Code Semantic Zooming
Jinsheng Ba, Sverrir Thorgeirsson, Zhendong Su
TL;DR
The paper tackles the challenge of limited control and validation in LLM-assisted code generation driven by natural language prompts. It proposes Code Semantic Zooming (CodeZoom), a high-level abstraction using a formal pseudocode grammar to enable multi-layer semantic zooming and iterative refinement of code. A bidirectional translation between pseudocode and source code is implemented in a VS Code extension, with an emphasis on controllable edits, structural constraints, and repeatable iterations demonstrated in two real-world case studies. The work offers a path toward more interpretable, reproducible, and human-in-the-loop software development in the era of LLM-enabled programming.
Abstract
Recent advances in Large Language Models (LLMs) have introduced a new paradigm for software development, where source code is generated directly from natural language prompts.
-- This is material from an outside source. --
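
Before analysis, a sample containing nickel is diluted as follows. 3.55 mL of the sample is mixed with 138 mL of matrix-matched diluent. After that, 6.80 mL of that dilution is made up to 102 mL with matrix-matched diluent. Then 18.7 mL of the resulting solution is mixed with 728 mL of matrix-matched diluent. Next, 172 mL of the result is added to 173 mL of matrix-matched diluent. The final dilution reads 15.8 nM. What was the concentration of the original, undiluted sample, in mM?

0.757 mM

Overall dilution factor = 39.87 × 15 × 39.93 × 2.006 = 4.79 × 10⁴.
Original = 15.8 nM × 4.79 × 10⁴ = 7.57 × 10⁵ nM = 0.757 mM.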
While this paradigm significantly boosts development productivity, building complex, real-world software systems remains challenging because natural language offers limited control over the generated code. Inspired by the historical evolution of programming languages toward higher levels of abstraction, we advocate for a high-level abstraction language that gives developers greater control over LLM-assisted code writing. To this end, we propose Code Semantic Zooming, a novel approach based on pseudocode that allows developers to iteratively explore, understand, and refine code across multiple layers of semantic abstraction. We implemented Code Semantic Zooming as a VS Code extension and demonstrated its effectiveness through two real-world case studies.